From Jordan the Lord blesses all waters to be used for baptism. He made the waters meant for baptism holy. That is why we can have baptism by sprinkling and Infant Baptism (Acts 10:47).


In Matt. 5:17 Christ has not come to abolish the Law and the prophets but to fulfil. To fulfil means to give approval to existing practices or to reject what does not conform to the will of the Heavenly Father. Just as He did approve other sacraments, like marriage, anointing of the sick and others so Christ approves baptism by His reception of it.



A. IT’S SACRAMENTAL EFFECTS: Washes away sins (Rom. 3:23) – redemption, liberation, deliverances; makes us holy (1Pt. 1:16; Heb. 12:14).

B. COVENANTAL EFFECTS: Baptism seals our relationship with God. What circumcision does for a Jew, Baptism does for a Christian. Therefore, we do not need any covenant again. All so called covenants made by boyfriends and girlfriends, blood covenants, business covenants, juju/shrine covenants have been nullified by our baptismal covenant with the Almighty God.
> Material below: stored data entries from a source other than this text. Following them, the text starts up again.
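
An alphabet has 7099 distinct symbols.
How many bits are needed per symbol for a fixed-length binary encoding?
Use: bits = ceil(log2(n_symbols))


log2(7099) = 12.7934
Bracket: 2^12 = 4096 < 7099 <= 2^13 = 8192
So ceil(log2(7099)) = 13

bits = ceil(log2(7099)) = ceil(12.7934) = 13 bits


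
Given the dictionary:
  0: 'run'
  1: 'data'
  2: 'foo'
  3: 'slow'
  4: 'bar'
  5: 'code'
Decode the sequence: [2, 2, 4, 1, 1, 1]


Look up each index in the dictionary:
  2 -> 'foo'
  2 -> 'foo'
  4 -> 'bar'
  1 -> 'data'
  1 -> 'data'
  1 -> 'data'

Decoded: "foo foo bar data data data"


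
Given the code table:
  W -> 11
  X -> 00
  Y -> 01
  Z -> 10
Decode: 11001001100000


Decoding:
11 -> W
00 -> X
10 -> Z
01 -> Y
10 -> Z
00 -> X
00 -> X


Result: WXZYZXX


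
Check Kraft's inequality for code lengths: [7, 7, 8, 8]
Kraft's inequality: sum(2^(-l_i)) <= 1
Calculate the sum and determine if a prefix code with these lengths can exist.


Sum = 2^(-7) + 2^(-7) + 2^(-8) + 2^(-8)
    = 0.0078125 + 0.0078125 + 0.00390625 + 0.00390625
    = 6/256 = 0.0234375
Since 0.0234375 <= 1, Kraft's inequality IS satisfied.
A prefix code with these lengths CAN exist.

Kraft sum = 0.0234375. Satisfied.


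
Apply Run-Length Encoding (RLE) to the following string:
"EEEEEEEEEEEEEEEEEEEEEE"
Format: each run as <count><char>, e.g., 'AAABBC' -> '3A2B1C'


Scanning runs left to right:
  i=0: run of 'E' x 22 -> '22E'

RLE = 22E


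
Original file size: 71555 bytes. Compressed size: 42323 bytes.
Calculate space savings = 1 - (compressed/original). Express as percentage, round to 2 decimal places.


ratio = compressed/original = 42323/71555 = 0.591475
savings = 1 - ratio = 1 - 0.591475 = 0.408525
as a percentage: 0.408525 * 100 = 40.85%

Space savings = 1 - 42323/71555 = 40.85%


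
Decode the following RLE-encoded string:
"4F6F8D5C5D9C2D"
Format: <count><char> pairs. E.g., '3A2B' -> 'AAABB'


Expanding each <count><char> pair:
  4F -> 'FFFF'
  6F -> 'FFFFFF'
  8D -> 'DDDDDDDD'
  5C -> 'CCCCC'
  5D -> 'DDDDD'
  9C -> 'CCCCCCCCC'
  2D -> 'DD'

Decoded = FFFFFFFFFFDDDDDDDDCCCCCDDDDDCCCCCCCCCDD


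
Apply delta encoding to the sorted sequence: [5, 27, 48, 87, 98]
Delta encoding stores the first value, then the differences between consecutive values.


First value: 5
Deltas:
  27 - 5 = 22
  48 - 27 = 21
  87 - 48 = 39
  98 - 87 = 11


Delta encoded: [5, 22, 21, 39, 11]


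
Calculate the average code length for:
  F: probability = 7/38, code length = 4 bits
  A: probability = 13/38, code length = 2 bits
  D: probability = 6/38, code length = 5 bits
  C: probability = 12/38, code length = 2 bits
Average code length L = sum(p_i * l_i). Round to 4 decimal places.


Weighted contributions p_i * l_i:
  F: (7/38) * 4 = 28/38
  A: (13/38) * 2 = 26/38
  D: (6/38) * 5 = 30/38
  C: (12/38) * 2 = 24/38
Sum = (28 + 26 + 30 + 24)/38 = 108/38

L = 108/38 = 2.8421 bits/symbol


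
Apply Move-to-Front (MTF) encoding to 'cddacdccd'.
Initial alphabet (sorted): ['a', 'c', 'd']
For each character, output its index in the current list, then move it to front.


MTF encoding:
'c': index 1 in ['a', 'c', 'd'] -> ['c', 'a', 'd']
'd': index 2 in ['c', 'a', 'd'] -> ['d', 'c', 'a']
'd': index 0 in ['d', 'c', 'a'] -> ['d', 'c', 'a']
'a': index 2 in ['d', 'c', 'a'] -> ['a', 'd', 'c']
'c': index 2 in ['a', 'd', 'c'] -> ['c', 'a', 'd']
'd': index 2 in ['c', 'a', 'd'] -> ['d', 'c', 'a']
'c': index 1 in ['d', 'c', 'a'] -> ['c', 'd', 'a']
'c': index 0 in ['c', 'd', 'a'] -> ['c', 'd', 'a']
'd': index 1 in ['c', 'd', 'a'] -> ['d', 'c', 'a']


Output: [1, 2, 0, 2, 2, 2, 1, 0, 1]


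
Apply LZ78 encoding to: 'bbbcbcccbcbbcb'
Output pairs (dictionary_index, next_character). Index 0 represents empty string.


LZ78 encoding steps:
Dictionary: {0: ''}
Step 1: w='' (idx 0), next='b' -> output (0, 'b'), add 'b' as idx 1
Step 2: w='b' (idx 1), next='b' -> output (1, 'b'), add 'bb' as idx 2
Step 3: w='' (idx 0), next='c' -> output (0, 'c'), add 'c' as idx 3
Step 4: w='b' (idx 1), next='c' -> output (1, 'c'), add 'bc' as idx 4
Step 5: w='c' (idx 3), next='c' -> output (3, 'c'), add 'cc' as idx 5
Step 6: w='bc' (idx 4), next='b' -> output (4, 'b'), add 'bcb' as idx 6
Step 7: w='bcb' (idx 6), end of input -> output (6, '')


Encoded: [(0, 'b'), (1, 'b'), (0, 'c'), (1, 'c'), (3, 'c'), (4, 'b'), (6, '')]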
Jer. 31:31-34.

C. OUR IDENTITY: Through baptism we know who we are and whose we are. Baptism gives us the high dignity of or honour of being the adopted sons and daughters of God. We become children of God, sisters and brothers of Jesus Christ.

D. OUR MISSION: Our mission is defined. “Go therefore, and make disciples of all the nations, baptizing them into the name of the Father and of the Son and of the Holy Spirit: teaching them to observe all things whatsoever I commanded you” (Matt. 28:19-20) and “Go into all the world, and preach the gospel to the whole creation. He that believes and is baptized shall be saved; but he that disbelieves shall be condemned” (Mark 16:15-16).

E. WE RECEIVE POWER: “He that believes and is baptized will be saved; but whoever does not believe will be condemned. These signs will accompany them that believe: in my name shall they cast out demons; they shall speak with new tongues; they shall take up serpents, and if they drink any deadly thing, it shall in no wise hurt them; they will lay hands on the sick, and they will recover”. (Mark 16:16-18).


Thomas Merton: A young man once described his experience of sinking into insanity. He was a very bright university student, but he had abandoned his studies in favour of nightclubs and pornography. One night he retired to a hotel room. As he lay in bed, the window appeared to expand until it reached the floor. He heard a mocking voice in his mind saying, “What if you threw yourself out of that window?” The young man wrote: “Now my life was dominated by something I had never known before: fear. It was humiliating, this strange self-conscious watchfulness. It was a humiliation I had deserved more than I knew. I had refused to pay attention to the moral laws upon which all vitality and sanity depends.” Well, this young man did begin to pay attention to the moral law. He began to put his life in order – and to experience inner peace. He eventually entered the Catholic Church and went on to become one of the most famous monks of the twentieth century. His name is Thomas Merton.  Today’s Gospel on Jesus’ baptism should challenge us, too, to examine whether we are keeping our Baptismal promises. (Fr.Phil Bloom)


DUTIES: A great challenge as well as a responsibility. Fulfilling our baptismal promises, rejection of Satan, his works (sins) and empty promises are the great duties that every baptized person ought to fulfil. Acceptance of the TRINITY, THE CHURCH AND ALL HER TEACHINGS is the points we should reflect and grow daily. The second reading talks about irreligion and worldly passions. These are the two major things to struggle against as baptised persons. By irreligion, we talk about indifference to God and the sacraments and by world passion we talk about living a wayward life. A life that does not befit a Christian. A life driven by the powers of the senses. A life clouded by sins and their vices. Note you were baptized in the Name of the TRINITY (Matt. 28: 19-20). Therefore, we must reflect their persons and character.

RIGHTS: You are entitled to enjoy the sacraments, especially the Holy Eucharist and Reconciliation.
[1] Fulton Sheen, The Priest is not His Own, ATC Publications, Bangalore, 1963, 12.
[2] Fulton Sheen, The Priest is not His Own, 12.